The Dolphins' offense struggled as a whole in 2006, and like Chris Chambers, McMichael was not consistently and often utilized by quarterback Joey Harrington. For the season, McMichael finished second on the team in receptions with 62 catches for 640 yards and three touchdowns. In a three-game span (from October 8 through October 22) he totaled 21 catches for 233 yards. He finished fifth among AFC tight ends in receptions and was sixth in receiving yards. He led the team in receptions five times and in reception yardage four times during the season.

For the fifth straight year, McMichael started all 16 games of the season. Through 2006, McMichael played 80 career games without ever missing a start. At season's end, McMichael was already the team's all-time leading tight end in receptions and receiving yards, and ranked third in touchdowns.

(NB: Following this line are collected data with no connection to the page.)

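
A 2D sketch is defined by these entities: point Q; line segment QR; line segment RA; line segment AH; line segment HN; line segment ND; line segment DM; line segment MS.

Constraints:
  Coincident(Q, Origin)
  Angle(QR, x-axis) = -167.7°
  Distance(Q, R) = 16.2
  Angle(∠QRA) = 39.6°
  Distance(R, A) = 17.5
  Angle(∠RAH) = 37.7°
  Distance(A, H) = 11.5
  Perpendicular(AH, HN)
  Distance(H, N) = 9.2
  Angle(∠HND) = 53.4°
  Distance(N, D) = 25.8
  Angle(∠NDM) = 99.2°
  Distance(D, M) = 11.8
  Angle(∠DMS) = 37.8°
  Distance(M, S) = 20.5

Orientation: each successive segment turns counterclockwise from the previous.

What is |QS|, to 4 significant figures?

13.47

Q is at the origin; QR runs at -167.7° with length 16.2, so R = (-15.83, -3.451). ∠QRA = 39.6° gives RA at -27.30° from the x-axis; with |RA| = 17.5, A = (-0.2773, -11.48). ∠RAH = 37.7° gives AH at 115.0° from the x-axis; with |AH| = 11.5, H = (-5.137, -1.055). AH is perpendicular to HN, so HN runs at -155.0°; with |HN| = 9.2, N = (-13.48, -4.943). ∠HND = 53.4° gives ND at -28.40° from the x-axis; with |ND| = 25.8, D = (9.219, -17.21). ∠NDM = 99.2° gives DM at 52.40° from the x-axis; with |DM| = 11.8, M = (16.42, -7.865). ∠DMS = 37.8° gives MS at -165.4° from the x-axis; with |MS| = 20.5, S = (-3.419, -13.03). Then |QS| = |S − Q| = 13.47.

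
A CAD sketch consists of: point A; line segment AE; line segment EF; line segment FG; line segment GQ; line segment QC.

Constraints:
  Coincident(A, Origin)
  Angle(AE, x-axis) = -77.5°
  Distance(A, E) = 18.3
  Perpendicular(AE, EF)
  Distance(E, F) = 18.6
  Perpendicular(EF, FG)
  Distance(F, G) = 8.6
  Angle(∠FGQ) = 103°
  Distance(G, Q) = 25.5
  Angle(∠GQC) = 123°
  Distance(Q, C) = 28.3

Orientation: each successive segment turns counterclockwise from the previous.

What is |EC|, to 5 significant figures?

27.131

A is at the origin; AE runs at -77.5° with length 18.3, so E = (3.9608, -17.866). AE is perpendicular to EF, so EF runs at 12.500°; with |EF| = 18.6, F = (22.120, -13.840). EF is perpendicular to FG, so FG runs at 102.50°; with |FG| = 8.6, G = (20.259, -5.4443). ∠FGQ = 103.0° gives GQ at 179.50° from the x-axis; with |GQ| = 25.5, Q = (-5.2405, -5.2218). ∠GQC = 123.0° gives QC at -123.50° from the x-axis; with |QC| = 28.3, C = (-20.860, -28.821). Then |EC| = |C − E| = 27.131.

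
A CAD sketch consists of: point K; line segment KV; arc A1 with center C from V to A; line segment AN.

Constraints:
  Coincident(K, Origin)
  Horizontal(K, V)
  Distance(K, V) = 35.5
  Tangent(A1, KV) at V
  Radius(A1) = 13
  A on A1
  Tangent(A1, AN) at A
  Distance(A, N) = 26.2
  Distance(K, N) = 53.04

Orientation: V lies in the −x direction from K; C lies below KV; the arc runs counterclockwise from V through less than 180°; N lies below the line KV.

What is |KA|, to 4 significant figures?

50.57

Checks: ∠(CV, VK) = 90.00° ✓; |CV| = 13.00 ✓; |CA| = 13.00 ✓; ∠(CA, AN) = 90.00° ✓; |AN| = 26.20 ✓; |KN| = 53.04 ✓.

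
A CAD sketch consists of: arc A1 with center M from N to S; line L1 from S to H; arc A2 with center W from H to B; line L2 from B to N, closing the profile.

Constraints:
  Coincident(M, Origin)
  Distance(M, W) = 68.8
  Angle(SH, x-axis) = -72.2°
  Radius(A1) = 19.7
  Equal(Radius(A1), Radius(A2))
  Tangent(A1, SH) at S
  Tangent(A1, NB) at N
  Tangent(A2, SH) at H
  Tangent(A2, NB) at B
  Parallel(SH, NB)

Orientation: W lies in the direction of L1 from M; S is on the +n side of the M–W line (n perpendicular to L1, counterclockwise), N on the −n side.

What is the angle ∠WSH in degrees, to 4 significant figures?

15.98°

Tangency of A1 to both parallel lines with radius 19.7 puts S and N at M ± 19.7·n: S = (18.76, 6.022), N = (-18.76, -6.022). Equal radii place H and B the same way about W: H = W + 19.7·n = (39.79, -59.48), B = W − 19.7·n = (2.275, -71.53). Then cos ∠WSH = SW·SH / (|SW||SH|), giving 15.98°.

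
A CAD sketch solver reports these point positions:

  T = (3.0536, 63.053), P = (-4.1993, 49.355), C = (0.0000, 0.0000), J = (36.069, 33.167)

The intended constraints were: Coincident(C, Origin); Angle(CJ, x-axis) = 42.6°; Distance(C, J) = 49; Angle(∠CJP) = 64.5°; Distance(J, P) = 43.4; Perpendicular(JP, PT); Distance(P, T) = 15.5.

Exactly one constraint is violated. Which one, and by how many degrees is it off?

Perpendicular(JP, PT) — off by 6.00°.

C = (0.00, 0.00) ✓; CJ at 42.60° ✓; |CJ| = 49.00 ✓; ∠CJP = 64.50° ✓; |JP| = 43.40 ✓; ∠(JP, PT) = 96.00° ✗; |PT| = 15.50 ✓.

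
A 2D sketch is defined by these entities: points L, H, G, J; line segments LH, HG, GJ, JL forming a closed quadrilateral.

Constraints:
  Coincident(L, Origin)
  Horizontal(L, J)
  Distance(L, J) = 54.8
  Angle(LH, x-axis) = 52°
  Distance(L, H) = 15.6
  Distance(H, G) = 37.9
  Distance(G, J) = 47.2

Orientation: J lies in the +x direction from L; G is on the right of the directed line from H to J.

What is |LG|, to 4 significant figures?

29.31

L is at the origin; L and J share the same y with |LJ| = 54.8 and J in +x, so J = (54.8, 0). LH runs at 52.0° with |LH| = 15.6, so H = (9.604, 12.29). G is determined by |HG| = 37.9 and |GJ| = 47.2 together: it lies at the intersection of circle(H, 37.9) and circle(J, 47.2). With |HJ| = 46.84, the foot of the radical line on HJ is 14.97 from H and the perpendicular offset is √(37.9² − 14.97²) = 34.82. Taking the right-of-HJ solution: G = (14.91, -25.23).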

The Dolphins released McMichael on March 5, 2007, in lieu of paying him a $3 million bonus due the following week.

===St. Louis Rams===
On March 8, 2007, the St. Louis Rams signed McMichael to a three-year, $11 million deal that includes a $3 million signing bonus. The deal reunited McMichael with Scott Linehan, the Dolphins' 2005 offensive coordinator and then head coach of the Rams. McMichael suffered a season-ending right tibia injury against Buffalo on September 8, 2008, and missed the rest of the 2008 NFL season, after posting 11 catches for 139 yards. The 2009 NFL season he played all 16 games, finishing with 34 catches for 332 yards and 1 touchdown.

===San Diego Chargers===
After his signing with the team in 2009, McMichael was mostly known for his blocking ability. On November 7, 2010, McMichael got his first start in two years due to star tight end Antonio Gates being injured in a game against the Houston Texans he caught two catches that went for touchdowns, San Diego went on to win 29–23.

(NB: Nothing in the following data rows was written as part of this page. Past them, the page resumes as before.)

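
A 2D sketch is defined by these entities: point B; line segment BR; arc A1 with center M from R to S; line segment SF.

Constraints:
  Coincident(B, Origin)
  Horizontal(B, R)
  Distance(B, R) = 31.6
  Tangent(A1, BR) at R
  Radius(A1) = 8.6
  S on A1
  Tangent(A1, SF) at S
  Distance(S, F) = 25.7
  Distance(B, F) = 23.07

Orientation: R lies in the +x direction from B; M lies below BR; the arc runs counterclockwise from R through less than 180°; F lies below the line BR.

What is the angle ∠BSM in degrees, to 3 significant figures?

144°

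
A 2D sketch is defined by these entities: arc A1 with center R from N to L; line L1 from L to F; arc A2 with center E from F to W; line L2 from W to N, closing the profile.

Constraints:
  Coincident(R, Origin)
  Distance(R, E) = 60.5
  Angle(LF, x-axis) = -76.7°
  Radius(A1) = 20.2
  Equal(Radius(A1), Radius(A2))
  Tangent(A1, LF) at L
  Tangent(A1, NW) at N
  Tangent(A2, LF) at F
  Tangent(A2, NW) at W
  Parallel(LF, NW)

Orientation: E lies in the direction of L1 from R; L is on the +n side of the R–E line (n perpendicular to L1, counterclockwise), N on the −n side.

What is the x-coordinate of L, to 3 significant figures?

19.7

The slot axis is L1's direction at -76.7°, so u = (cos -76.7°, sin -76.7°) = (0.230, -0.973) and n = (−sin -76.7°, cos -76.7°) = (0.973, 0.230). R is at the origin and E lies 60.5 along u from R, so E = 60.5·u = (13.9, -58.9). Tangency of A1 to both parallel lines with radius 20.2 puts L and N at R ± 20.2·n: L = (19.7, 4.65), N = (-19.7, -4.65). So L.x = 19.7.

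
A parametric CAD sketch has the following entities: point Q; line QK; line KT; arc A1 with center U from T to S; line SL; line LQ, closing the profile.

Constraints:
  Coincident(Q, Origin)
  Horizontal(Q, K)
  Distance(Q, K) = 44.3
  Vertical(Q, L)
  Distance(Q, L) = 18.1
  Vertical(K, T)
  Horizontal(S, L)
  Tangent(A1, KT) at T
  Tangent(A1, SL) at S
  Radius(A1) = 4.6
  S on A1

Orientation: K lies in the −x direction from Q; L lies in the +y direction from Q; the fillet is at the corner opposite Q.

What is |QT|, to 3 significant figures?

46.3

Q is at the origin; QK is horizontal with |QK| = 44.3 and K on the −x side, so K = (-44.3, 0.00). Q and L share the same x with |QL| = 18.1 and L on the +y side, so L = (0.00, 18.1). The virtual corner opposite Q is at (-44.3, 18.1). Tangency of A1 to KT means the radius UT is perpendicular to KT and tangency of A1 to SL means the radius US is perpendicular to SL, with radius 4.6, so the center U sits 4.6 in from both sides at U = (-39.7, 13.5). That places the tangent points at T = (-44.3, 13.5) on KT and S = (-39.7, 18.1) on SL. Then |QT| = |T − Q| = 46.3.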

On March 12, 2013, McMichael was cut by the Chargers.

==NFL career statistics==

| Year | Team | Games |  | Receiving |  |  |  |  |  |
| GP | GS | Tgt | Rec | Yds | Avg | Lng | TD |
| 2002 | MIA | 16 | 16 | 68 | 39 | 485 | 12.4 | 45 | 4 |
| 2003 | MIA | 16 | 16 | 83 | 49 | 598 | 12.2 | 46 | 2 |
| 2004 | MIA | 16 | 16 | 118 | 73 | 791 | 10.8 | 42 | 4 |
| 2005 | MIA | 16 | 16 | 104 | 60 | 582 | 9.7 | 30 | 5 |
| 2006 | MIA | 16 | 16 | 96 | 62 | 640 | 10.3 | 24 | 3 |
| 2007 | STL | 16 | 15 | 67 | 39 | 429 | 11.0 | 29 | 3 |
| 2008 | STL | 4 | 4 | 21 | 11 | 139 | 12.6 | 31 | 0 |
| 2009 | STL | 16 | 16 | 62 | 34 | 332 | 9.8 | 35 | 1 |
| 2010 | SD | 16 | 11 | 27 | 20 | 221 | 11.1 | 28 | 2 |
| 2011 | SD | 16 | 14 | 44 | 30 | 271 | 9.0 | 30 | 0 |
| 2012 | SD | 16 | 10 | 13 | 9 | 51 | 5.7 | 13 | 0 |
| Career |  | 164 | 150 | 703 | 426 | 4,539 | 10.7 | 46 | 24 |

=== Dolphins franchise records ===
- Most career receiving yards by a tight end — 3,096
- Most career receptions by a tight end — 283

==Radio career==

In May 2019, Randy McMichael began co-hosting a midday program with Andy Bunker on sports-talk "92-9 The Game" WZGC in Atlanta. He also hosts the station's Saturday morning College Game Time program.